KNEE AND SURGERY

English version of the website of Dr. J.E.Perraudin, french orthopaedic surgeon in paris : www.docteurperraudin.com : the content is intended for general information only and does not replace the need for personal advice from a qualified health professional.

Last updated 10 Sept 2012

ANESTHESIA

Before surgery, you will meet your anesthesiologist; the selection of anesthesia deserves careful consideration and discussion. Take time to discuss the options with your doctor, and be sure to ask questions about things you don't understand.

Your physician will ask you which medications you usually take. Aspirin for instance, is also a blood thinner and it is important to know if you take some. He will tell you which medications you should stop taking and which you should continue to take before surgery and after surgery.

Types of anesthesia :

  • Local anesthesia is not used for knee surgery.
  • General anesthesia affects your entire body, leaving you in a deep sleep. It is given by injection. The anesthesiologist will place a breathing tube down your throat and administer oxygen to assist your breathing.
  • Regional (peridural) anesthesia : you remain conscious and it does not affect your brain and breathing. Sedatives can be given to relax you during the operation.
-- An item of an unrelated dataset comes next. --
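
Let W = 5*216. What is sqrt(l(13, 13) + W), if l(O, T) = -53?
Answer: sqrt(1027) ≈ 32.047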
Both of these technics have risks General anaesthetic risks are always present as anybody undergoes general or regional anaesthesia, and your anesthesiologist will tell you about them.. The risks of course are magnified if you have abnormal general medical conditions which may have affected the functions of your vital organs such as heart, lungs, liver, or kidneys. Therefore a complete evaluation of those systems has to be performed if necessary before surgery.

You will be told not to eat or drink anything after midnight on the night before your surgery.

 

Post operatively:

You will be moved to the recovery room, where you will remain one to two hours while your recovery from anesthesia is monitored. Postoperative pain relief is delivered intravenously. Your blood pressure, and heart rate will be monitored by a nurse, who, with the assistance of the doctor, will determine when you are ready to leave the recovery room. Then you will be taken either to your hospital room or after knee reconstruction to special room for 24 hours to continue monitoring if necessary.

Pain relief after surgery : postoperative pain management is a very important aspect of your treatment! The goal is to minimize pain and stress, and to enable you to do the required physical therapy. Medication will be given to you to make you feel as comfortable as possible. After knee reconstruction, you will be able to control the flow of medication, within preset limits, as you feel the need for additionnal relief. This process is called "PCA".

You will have blood thinners to prevent blood clots.